Anyone who hears the spell often enough is bound to learn it eventually. A mages’ lover, spouse, child or even close neighbor will hear it under her breath as she performs almost any activity (this is similar to the way Tibetans repeat mantras in everyday life). If you pester a mage as he sits in a pub, disturbing his peace, he might grab you by the collar and shout the words in your face until you piss off. You might pick up the entire spell by accident. Some mages will teach it to those they feel the petitioner would fit in well with the community or who have money, food or other service to offer. Many mages fall into magic because they have no other prospects, no land to farm and no skills.
Once one has said the spell, he or she is forever a mage and is overcome by a desperate need to learn more spells. This stage is most like an addiction. New spellcasters have been known to spend their last penny or sign into service for a year or more for a simple spell or two (an experienced mage would teach nothing dangerous to a novice). This is as close to a master/apprentice relationship as you are likely to find and it does not always end happily. After the first few levels, the mage is able to calm down and the need is more of an intense desire or life goal than a desperate need.

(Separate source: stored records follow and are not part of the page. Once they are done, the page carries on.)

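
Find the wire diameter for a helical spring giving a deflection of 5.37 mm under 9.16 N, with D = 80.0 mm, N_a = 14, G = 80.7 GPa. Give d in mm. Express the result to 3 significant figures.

Required rate k = F/δ = 9.16/5.37 = 1.7058 N/mm
d = (8D³N_a·k / G)^(1/4) = (8·80.0³·14·1.7058 / (80.7×10³))^0.25
  = (1212.1)^0.25 = 5.9004 mm

5.90 mm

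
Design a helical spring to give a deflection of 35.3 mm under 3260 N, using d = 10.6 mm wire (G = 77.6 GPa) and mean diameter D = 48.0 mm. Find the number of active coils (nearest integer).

Required rate k = F/δ = 3260/35.3 = 92.351 N/mm
N_a = Gd⁴/(8D³k) = (77.6×10³ × 10.6⁴)/(8 × 48.0³ × 92.351)
    = 9.79682e+08 / 8.17065e+07 = 11.99 → 12 coils

12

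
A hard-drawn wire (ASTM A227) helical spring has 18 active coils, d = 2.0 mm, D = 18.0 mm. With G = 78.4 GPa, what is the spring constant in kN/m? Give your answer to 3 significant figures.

1.49 kN/m

k = Gd⁴/(8D³N_a) = (78.4×10³ × 2.0⁴) / (8 × 18.0³ × 18)
  = 1.2544e+06 / 839808 = 1.4937 N/mm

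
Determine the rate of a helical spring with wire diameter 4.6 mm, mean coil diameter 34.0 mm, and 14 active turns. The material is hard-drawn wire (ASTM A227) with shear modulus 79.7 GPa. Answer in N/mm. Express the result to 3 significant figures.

8.11 N/mm

k = Gd⁴/(8D³N_a) = (79.7×10³ × 4.6⁴) / (8 × 34.0³ × 14)
  = 3.56853e+07 / 4.40205e+06 = 8.1065 N/mm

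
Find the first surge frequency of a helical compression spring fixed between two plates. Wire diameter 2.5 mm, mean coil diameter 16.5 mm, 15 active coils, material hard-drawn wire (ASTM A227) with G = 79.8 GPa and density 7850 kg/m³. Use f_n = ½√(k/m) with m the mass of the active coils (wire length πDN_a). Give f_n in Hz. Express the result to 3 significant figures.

220 Hz

k = Gd⁴/(8D³N_a) = (79.8×10³)(2.5⁴)/(8·16.5³·15) = 5.7827 N/mm = 5782.7 N/m
Wire length L = πDN_a = π·16.5·15 = 777.54 mm
m = ρ·(πd²/4)·L = 7850 × 4.9087×10⁻⁶ m² × 0.77754 m = 0.029962 kg
f_n = ½√(k/m) = 0.5·√(5782.7/0.029962) = 0.5·√(1.93e+05) = 219.66 Hz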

In the mage community, wealth has a tendency to travel quickly to the top, where mages with large spell books are able to charge fortunes from the less-skilled.
There are magic users who actually research, but they are very rare. It is difficult to conduct experiments from a mule-drawn wagon and there are many costs and dangers associated with settling down. The few labs there are can be found in remote towers or underground caves. Besides, most mages would tell you that researching magic is a waste of time. Magic’s secrets are long lost and the errant fools who would re-invent it would be better off searching the world for long lost spell books than blowing themselves up in labs. Spells are usually named after their discoverer, not the author (if even a name is known).
One dirty secret the elves don’t like to talk about: Many assume that arcane magic came from the elves. Some mages even hunt or extort elves to get more spells. A select few know that elven magic of old was far more powerful than anything any human mage has cast. The elves are actually very capable casters of human magic, magic they have learned from vagabonds and con-men.
I’m going to cook u a few backstories to serve as examples, but I think you are all bright enough to come up with your own scenarios.